A torre caiu em linha, puxada pelo peso das escadas, atingindo de resvalo os Edifícios Camões, Paraty e um posto de combustíveis com seus tanques repletos. Apenas uma casa, onde residia e trabalhava um cirurgião dentista, foi atingida.

Em meio aos escombros, um advogado, aos soluços, retirava o seu pássaro de estimação intacto da gaiola.

Um caso no mínimo curioso.
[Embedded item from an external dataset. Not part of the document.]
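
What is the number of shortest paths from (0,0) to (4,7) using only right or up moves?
330

Reasoning: Choose 4 rights from 11 moves: C(11,4) = 330.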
Por volta das 10h, quase quatro horas após o ocorrido, depois de todo o barulho da queda (ouvida há quase dois quilômetros), e com toda a movimentação de bombeiros, polícia, Defesa Civil, imprensa e curiosos, apareceu na janela de um dos prédios quase atingidos pelo desabamento, um jovem, que gritou: “O que está acontecendo?”. O rapaz havia acabado de acordar.”    

Dia 29 de Abril de 1998  

Foram seis meses repletos de disputas judiciais, laudos técnicos, análises de peritos, impasses políticos, moradores impedidos de retornarem às residências localizadas nos arredores das torres Portugal e Espanha e, finalmente, as torres foram implodidas.

Alguns defendiam que as torres não traziam perigo de desabamento, outros afirmavam categoricamente que iriam desabar a qualquer momento.

Os edifícios Portugal e Espanha foram reduzidos a uma montanha de entulhos trazendo de um lado tranquilidade para moradores dos arredores que, finalmente puderam retomar a normalidade de suas vidas, e por outro lado, a angústia para aqueles que viram seus investimentos caírem ao chão.